The Last Beergin (stylized in all caps) is a 2025 Philippine comedy drama film written by Mel Mendoza-Del Rosario and directed by Nuel C. Naval. It stars Cherry Pie Picache, JC Santos, Pepe Herrera, Zaijian Jaranilla and Xyriel Manabat. The film is the fourth film of director Nuel Naval and screenwriter Mel Mendoza-del Rosario together after Miracle in Cell No. 7, Family Matters and Family of Two.

==Cast==
- Cherry Pie Picache as Tere
- JC Santos as RG
- Pepe Herrera as Hilario/Hilo
- Zaijian Jaranilla as Isaac
- Xyriel Manabat as Sandy
- Minnie Aguilar as Aling Nori
- Soliman Cruz as Tere's Husband
- Mercedes Cabral as Hilo's Wife
- Nikki Valdez as Sandy's Mom
- Ketchup Eusebio as Sandy's Dad
- Temi Abad as Convenient Store Cashier
- Jojit Lorenzo as Road Rage Driver
- Miggy Jimenez as Jun
- Mischa Clark as Convenient Store Staff
- Resa Nepomuceno as Convenient Store Staff
- Paula Biluan as Customer
- Carl Barreiro as Pickpocket
- EJ Barreiro as Pickpocket
- Robert Sanchez as Tanod
- Angel Benjamin as Eatery Tindera

==Release==
The film was theatrically released on October 1, 2025, under Cineko Productions.

==Reception==
Nazamel Tabares of Pelikula Mania gave the film a 4 out of 5 rating and wrote; The challenge in making a film that is set within 24 hours is to keep the audience engaged from start to finish through just the conversations, and that’s what Nuel Naval’s ‘The Last Beergin’ did.
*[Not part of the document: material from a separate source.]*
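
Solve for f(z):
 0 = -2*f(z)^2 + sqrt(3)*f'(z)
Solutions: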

Having a good script and great actors, it was probably easy for Nuval to direct the film.

Mell T. Navarro of Tempo gave the film a positive feedback and wrote (translated in English); We're not just laughed, we also cried in the other scenes, skillfully performed by the ensemble cast.